Quote Originally Posted by drfedja View Post
Old slides is probably based on CPU simulation, but in realworld scenario BD marchitecture behaves very different. Maybe some of advanced features are disabled because of serious bug, and there is performance penalty. I can't wait to see BD errata list. I can't believe in that the cache architecture is simple reason for low performance because they can simulate how much performance penalty came from smaller 16K L1D, and WT based cache policy. Hit rate of 4-way 16KB is only 1 or 2 % less than 64K 2-way. 2MB L2 has also much higher hit rate than 0.5MB L2. Maybe BD is better optimized for large data work sets.

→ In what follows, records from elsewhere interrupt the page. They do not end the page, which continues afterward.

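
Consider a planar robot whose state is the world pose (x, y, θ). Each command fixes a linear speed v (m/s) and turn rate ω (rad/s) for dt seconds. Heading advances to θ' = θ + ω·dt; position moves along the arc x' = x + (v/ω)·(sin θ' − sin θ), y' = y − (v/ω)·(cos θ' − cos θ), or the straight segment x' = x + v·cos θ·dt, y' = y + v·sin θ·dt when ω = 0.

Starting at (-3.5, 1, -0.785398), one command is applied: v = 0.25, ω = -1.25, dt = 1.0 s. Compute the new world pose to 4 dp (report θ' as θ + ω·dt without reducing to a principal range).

(-3.4626, 0.7690, -2.0354)

θ' = -0.7854 + -1.25·1.0 = -2.0354
R = v/ω = 0.25/-1.25 = -0.2000
x' = -3.5 + -0.2000·(sin -2.0354 − sin -0.7854) = -3.4626
y' = 1 − -0.2000·(cos -2.0354 − cos -0.7854) = 0.7690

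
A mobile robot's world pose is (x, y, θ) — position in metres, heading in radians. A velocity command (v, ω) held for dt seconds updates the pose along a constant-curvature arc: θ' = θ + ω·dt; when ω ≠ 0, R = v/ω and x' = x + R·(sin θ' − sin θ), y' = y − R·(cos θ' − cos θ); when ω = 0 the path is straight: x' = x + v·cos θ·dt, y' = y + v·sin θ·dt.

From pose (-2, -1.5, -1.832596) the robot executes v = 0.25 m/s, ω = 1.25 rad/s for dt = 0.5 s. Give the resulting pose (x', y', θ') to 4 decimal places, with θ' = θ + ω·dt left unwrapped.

θ' = -1.8326 + 1.25·0.5 = -1.2076
R = v/ω = 0.25/1.25 = 0.2000
x' = -2 + 0.2000·(sin -1.2076 − sin -1.8326) = -1.9938
y' = -1.5 − 0.2000·(cos -1.2076 − cos -1.8326) = -1.6228

(-1.9938, -1.6228, -1.2076)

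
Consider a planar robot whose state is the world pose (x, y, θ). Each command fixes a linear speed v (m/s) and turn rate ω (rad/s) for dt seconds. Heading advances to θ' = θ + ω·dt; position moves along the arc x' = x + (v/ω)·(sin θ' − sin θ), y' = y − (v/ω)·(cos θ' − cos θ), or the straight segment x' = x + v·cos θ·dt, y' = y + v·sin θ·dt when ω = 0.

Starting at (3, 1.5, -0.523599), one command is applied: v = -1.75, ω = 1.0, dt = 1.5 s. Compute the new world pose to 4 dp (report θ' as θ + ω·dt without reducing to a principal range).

θ' = -0.5236 + 1.0·1.5 = 0.9764
R = v/ω = -1.75/1.0 = -1.7500
x' = 3 + -1.7500·(sin 0.9764 − sin -0.5236) = 0.6751
y' = 1.5 − -1.7500·(cos 0.9764 − cos -0.5236) = 0.9645

(0.6751, 0.9645, 0.9764)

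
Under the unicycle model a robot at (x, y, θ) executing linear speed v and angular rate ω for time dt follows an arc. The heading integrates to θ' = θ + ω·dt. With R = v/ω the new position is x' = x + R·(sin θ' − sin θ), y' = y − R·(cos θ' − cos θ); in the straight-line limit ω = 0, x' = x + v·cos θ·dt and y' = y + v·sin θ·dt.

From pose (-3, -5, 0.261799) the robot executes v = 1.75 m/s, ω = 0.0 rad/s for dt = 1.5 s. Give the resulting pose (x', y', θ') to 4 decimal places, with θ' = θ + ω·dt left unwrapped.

θ' = 0.2618 + 0.0·1.5 = 0.2618
ω = 0 → straight: x' = -3 + 1.75·cos(0.2618)·1.5 = -0.4644
y' = -5 + 1.75·sin(0.2618)·1.5 = -4.3206

(-0.4644, -4.3206, 0.2618)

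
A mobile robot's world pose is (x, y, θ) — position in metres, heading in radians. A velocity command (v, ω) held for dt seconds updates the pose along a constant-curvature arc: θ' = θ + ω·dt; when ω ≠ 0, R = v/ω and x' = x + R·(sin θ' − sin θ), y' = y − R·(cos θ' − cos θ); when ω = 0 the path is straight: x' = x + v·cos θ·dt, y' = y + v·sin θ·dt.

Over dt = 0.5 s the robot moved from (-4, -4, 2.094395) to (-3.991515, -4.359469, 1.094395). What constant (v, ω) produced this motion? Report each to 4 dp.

Δθ = 1.094395 − 2.094395 = -1.000000
ω = Δθ/dt = -1.000000/0.5 = -2.0000
R = −Δy/(cos θ' − cos θ) = 0.3750
v = R·ω = 0.3750·-2.0000 = -0.7500

v = -0.7500, ω = -2.0000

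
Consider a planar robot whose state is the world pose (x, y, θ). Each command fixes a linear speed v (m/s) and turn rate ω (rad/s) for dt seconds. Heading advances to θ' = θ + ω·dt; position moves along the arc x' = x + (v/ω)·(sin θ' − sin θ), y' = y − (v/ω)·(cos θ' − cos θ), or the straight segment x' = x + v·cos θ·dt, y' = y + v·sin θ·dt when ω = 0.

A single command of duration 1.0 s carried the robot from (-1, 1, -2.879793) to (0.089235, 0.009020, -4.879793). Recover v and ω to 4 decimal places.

v = -1.7500, ω = -2.0000

Δθ = -4.879793 − -2.879793 = -2.000000
ω = Δθ/dt = -2.000000/1.0 = -2.0000
R = Δx/(sin θ' − sin θ) = 0.8750
v = R·ω = 0.8750·-2.0000 = -1.7500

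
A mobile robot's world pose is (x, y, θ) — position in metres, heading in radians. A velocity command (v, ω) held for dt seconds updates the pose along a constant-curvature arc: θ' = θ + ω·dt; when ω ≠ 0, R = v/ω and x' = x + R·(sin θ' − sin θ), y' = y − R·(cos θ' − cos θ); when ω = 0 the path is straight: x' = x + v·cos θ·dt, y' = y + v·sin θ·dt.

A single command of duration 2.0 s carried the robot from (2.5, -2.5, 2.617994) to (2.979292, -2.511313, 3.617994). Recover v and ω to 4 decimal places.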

The slide is from December 2010. Bulldozer taped out in Q2 2010. The data is most likely NOT based on simulations but on real hardware. The clocks on the initial steppings could be low but they can extrapolate performance of higher clocked models easily. The point is that by Dec 2010,the design was well pass the finish point and they were doing the sampling to partners. The only problem they may hit by that time is low clock,low yield or leaky parts with power draw issues(or any combination of those). If anything was wrong(design bug)they would have known it and figured it in all the performance expectations and hence that scorpius slide would have it too. That is why I think there is no performance problem but something else is going on.

@ Oliverda

While the scaling is that of an 8 core chip, the single core performance is abysmal. Leaks point out to a single thread score of around 24% lower than one Thuban core at same clock. Either both fmacs are not utilized in single thread test or something else is the problem. 2x fmac should not be slower in legacy code than one Thuban core,especially since we know that fmacs are more flexible and can do any of the fp commands.